Desde então, o movimento feminista tem vindo a crescer e a impulsionar a organização das mulheres, a nível internacional, pelo fim da violência e da discriminação machista. As grandes mobilizações que ocorreram na Argentina nos últimos anos, identificadas pelos panos verdes, tiveram como eixo central a legalização do aborto.

De acordo com as estimativas realizadas com base no número de internamentos em hospitais públicos por complicações após um aborto voluntário, um estudo de 2005 apontava para cerca 447 mil abortos, nesse ano, na Argentina. São números preocupantes e que se multiplicam quando olhamos para o resto da América Latina onde o aborto apenas é legalizado em 4 países. É a região do mundo com maior número de aborto proporcionalmente (44 a cada mil mulheres, por ano). Neste cenário, a vida das mulheres está sob constante ameaça. Este é um problema que afeta, em primeiro lugar, as mulheres mais pobres, as mulheres das classes trabalhadoras.

Após a Greve Feminista Internacional, no 8 de Março de 2018, as argentinas não baixaram os braços e levaram uma luta incansável até à discussão do projeto da IVG, na câmara dos deputados, conseguindo arrancar 129 votos a favor, contra 125 votos negativos. A campanha acabou por não passar no Senado, em Agosto de 2018, mas levantou um debate na sociedade que transbordou além-fronteiras sobre a importância da mudança na lei para acabar com as mortes de centenas de mulheres e meninas todos anos.
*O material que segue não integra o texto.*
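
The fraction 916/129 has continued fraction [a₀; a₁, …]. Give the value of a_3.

12

Repeatedly divide and take the remainder:
916 = 7·129 + 13, so a_0 = 7
129 = 9·13 + 12, so a_1 = 9
13 = 1·12 + 1, so a_2 = 1
12 = 12·1 + 0, so a_3 = 12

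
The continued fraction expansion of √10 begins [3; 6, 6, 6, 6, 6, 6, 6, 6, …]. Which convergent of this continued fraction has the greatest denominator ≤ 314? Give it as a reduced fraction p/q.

a_0 = 3: 3/1  (≤ bound)
a_1 = 6: 19/6  (≤ bound)
a_2 = 6: 117/37  (≤ bound)
a_3 = 6: 721/228  (≤ bound)
a_4 = 6: 4443/1405  (> 314, stop)

721/228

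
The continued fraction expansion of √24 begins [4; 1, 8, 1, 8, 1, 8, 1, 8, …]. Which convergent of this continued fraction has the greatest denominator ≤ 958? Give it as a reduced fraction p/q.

4316/881

List convergents until the denominator exceeds the bound:
a_0 = 4: 4/1  (≤ bound)
a_1 = 1: 5/1  (≤ bound)
a_2 = 8: 44/9  (≤ bound)
a_3 = 1: 49/10  (≤ bound)
a_4 = 8: 436/89  (≤ bound)
a_5 = 1: 485/99  (≤ bound)
a_6 = 8: 4316/881  (≤ bound)
a_7 = 1: 4801/980  (> 958, stop)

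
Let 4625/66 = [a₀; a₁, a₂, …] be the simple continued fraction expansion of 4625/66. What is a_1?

Run the Euclidean algorithm, recording each quotient:
⌊4625/66⌋ = 70, remainder 5
⌊66/5⌋ = 13, remainder 1

13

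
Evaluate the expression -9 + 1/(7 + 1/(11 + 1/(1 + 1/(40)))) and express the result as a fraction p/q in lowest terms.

Compute successive convergents:
a_0 = -9: -9/1
a_1 = 7: -62/7
a_2 = 11: -691/78
a_3 = 1: -753/85
a_4 = 40: -30811/3478

-30811/3478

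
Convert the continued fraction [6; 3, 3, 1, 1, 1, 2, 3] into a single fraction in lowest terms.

2024/321

Starting at the tail and folding back:
Start with 3.
2 + 1/(3/1) = 2 + 1/3 = 7/3
1 + 1/(7/3) = 1 + 3/7 = 10/7
1 + 1/(10/7) = 1 + 7/10 = 17/10
1 + 1/(17/10) = 1 + 10/17 = 27/17
3 + 1/(27/17) = 3 + 17/27 = 98/27
3 + 1/(98/27) = 3 + 27/98 = 321/98
6 + 1/(321/98) = 6 + 98/321 = 2024/321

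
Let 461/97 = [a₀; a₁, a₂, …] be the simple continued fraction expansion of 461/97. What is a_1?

1

⌊461/97⌋ = 4, remainder 73
⌊97/73⌋ = 1, remainder 24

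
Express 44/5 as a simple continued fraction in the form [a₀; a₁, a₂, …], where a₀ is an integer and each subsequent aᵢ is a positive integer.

⌊44/5⌋ = 8, remainder 4
⌊5/4⌋ = 1, remainder 1
⌊4/1⌋ = 4, remainder 0

[8; 1, 4]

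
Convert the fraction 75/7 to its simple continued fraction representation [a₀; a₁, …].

⌊75/7⌋ = 10, remainder 5
⌊7/5⌋ = 1, remainder 2
⌊5/2⌋ = 2, remainder 1
⌊2/1⌋ = 2, remainder 0

[10; 1, 2, 2]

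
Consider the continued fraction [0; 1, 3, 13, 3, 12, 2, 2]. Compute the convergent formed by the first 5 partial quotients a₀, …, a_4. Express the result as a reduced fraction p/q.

123/163

a_0 = 0: 0/1
a_1 = 1: 1/1
a_2 = 3: 3/4
a_3 = 13: 40/53
a_4 = 3: 123/163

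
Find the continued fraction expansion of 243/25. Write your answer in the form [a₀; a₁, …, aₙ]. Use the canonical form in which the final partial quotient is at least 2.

Repeatedly divide and take the remainder:
243 ÷ 25 → quotient 9, remainder 18
25 ÷ 18 → quotient 1, remainder 7
18 ÷ 7 → quotient 2, remainder 4
7 ÷ 4 → quotient 1, remainder 3
4 ÷ 3 → quotient 1, remainder 1
3 ÷ 1 → quotient 3, remainder 0

[9; 1, 2, 1, 1, 3]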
Desde então, o movimento não cessou, manteve-se mobilizado nas ruas, e no passado mês de Dezembro de 2020, conseguiu conquistar a legalização do aborto na Argentina. As mulheres argentinas demonstram assim a força da mobilização permanente.

Perante os problemas que afectam as mulheres e que se aprofundam com a pandemia, fazendo justiça às poderosas mobilizações das mulheres polacas e argentinas, o próximo 8 de Março só pode ser um dia de luta e de mobilização nas ruas contra o sistema capitalista que nos explora e oprime!